I’m surprised at the early bedtimes. Mine don’t play out because friends don’t live close enough or they have things on. They walk a 2 mile busy route from school. Have an hour to eat & get ready & then basically leave around 5pm for clubs getting home 7.30-9pm depending on the club, every night, then faff around and go to bed an hour after then get in, between 8.30-10pm. We can’t have a bedtime as the clubs are going later and later as they get older (11 & 12). When it was summer etc, I wanted them home before dark; they’d often be in the park playing manhunt. At the weekends they’re allowed around 2 mile radius of the house which includes a number of parks and shops and friends. I’m also surprised at all the homework reported on here. Ours get barely any, nothing that couldn’t be done in 10 mins. Both go to a very good school.
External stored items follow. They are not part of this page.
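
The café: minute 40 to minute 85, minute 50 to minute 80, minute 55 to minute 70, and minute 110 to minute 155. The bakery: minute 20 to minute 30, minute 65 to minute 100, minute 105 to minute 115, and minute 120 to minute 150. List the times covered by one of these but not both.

minute 20 to minute 30, minute 40 to minute 65, minute 85 to minute 100, minute 105 to minute 110, minute 115 to minute 120, minute 150 to minute 155

First set merges to minute 40 to minute 85, minute 110 to minute 155.
A \ B = minute 40 to minute 65, minute 115 to minute 120, minute 150 to minute 155.
B \ A = minute 20 to minute 30, minute 85 to minute 100, minute 105 to minute 110.
Union of the two gives the symmetric difference.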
AgileGreenSeal · 04/09/2024 22:13

Paisleydad · 04/09/2024 20:17

She thinks it's unreasonable?

Well, the good news is that you have a perfectly normal 11 year old.

I’m with you. 👍

Of course she thinks it’s unreasonable!
Because she’s an eleven year old CHILD
not a fully grown mature adult parent.

Homesweethome23 · 04/09/2024 22:16

Workhardcryharder · 04/09/2024 22:11

All perfectly happy until he gets to uni! We could tell without asking which freshers had ridiculously strict parents 😂

Hardly strict when he is out weekends and school holidays. Not a ridiculously strict parent at all.

Goldrill · 04/09/2024 22:18

I wish I had this problem! Mine are 11 and 13, and we live in a very small, safe town where all the kids are at high school together and know each other. But neither of them have friendship groups who do anything after school, or even at weekends. It's really dull and I feel a bit sorry for them!

They do both have lots to do but it's all very organised.

Sadmamatoday · 04/09/2024 22:20

HappyDane · 04/09/2024 20:15

She doesn't get to decide, tbh. And 7 is definitely about right for an 11-year old.